Patients with vertigo should be encouraged to attempt mobilizing as soon as possible, as this is believed to help with vestibular compensation and prognosis.[35] Patients who receive a prolonged course of benzodiazepines and/or antihistamines to treat their vertigo appear to have delayed vestibular recovery.
Enhancing Healthcare Team Outcomes
The interprofessional team is crucial in delivering optimum care for a patient with labyrinthitis. Firstly, it is key that primary and secondary care clinicians are well aware of both the signs and symptoms of labyrinthitis and the other common/ serious differential diagnoses. This will ensure that the patient receives prompt and effective management and that potentially life-threatening conditions that can mimic labyrinthitis, such as cerebellar CVA, are not missed.
Both nurses and pharmacists are essential in the initial management of a patient with labyrinthitis and, therefore, must have a good understanding of the condition. For example, nursing staff must be aware that the patient could be at high risk of falls and may need assistance with transfers due to vertigo. They may also take much longer completing tasks and should not be rushed. Pharmacists should advise on the most appropriate medications to help treat the patient's symptoms, e.g., nausea and vertigo. For example, benzodiazepines and antihistamines to manage acute vertigo should only be prescribed short-term as they can hinder vestibular recovery. They should also be aware of medications that can cause symptoms that mimic those of labyrinthitis when taking a drug history, as this is a cause that is occasionally overlooked. Aby concerns regarding the patient's medication regimen, including adverse effects or interactions, should be communicated to the prescribing clinician for remediation. Nurses must likewise assist in monitoring the patient and liaise between various team members. This interprofessional approach will yield the best patient results with the fewest adverse events or outcomes. [Level 5]

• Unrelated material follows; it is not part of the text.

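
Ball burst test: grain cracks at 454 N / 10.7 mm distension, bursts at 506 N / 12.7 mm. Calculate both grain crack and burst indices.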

Patients can be left with residual vestibular symptoms, which severely impact their quality of life. This is when input from both occupational and physiotherapists is essential. Occupational therapists can perform assessments of the home environment and implement changes to improve patient safety and maintain quality of life. While physiotherapists can offer vestibular rehabilitation. After 1 or 2 sessions of vestibular rehabilitation, symptoms can be significantly improved or may be eliminated.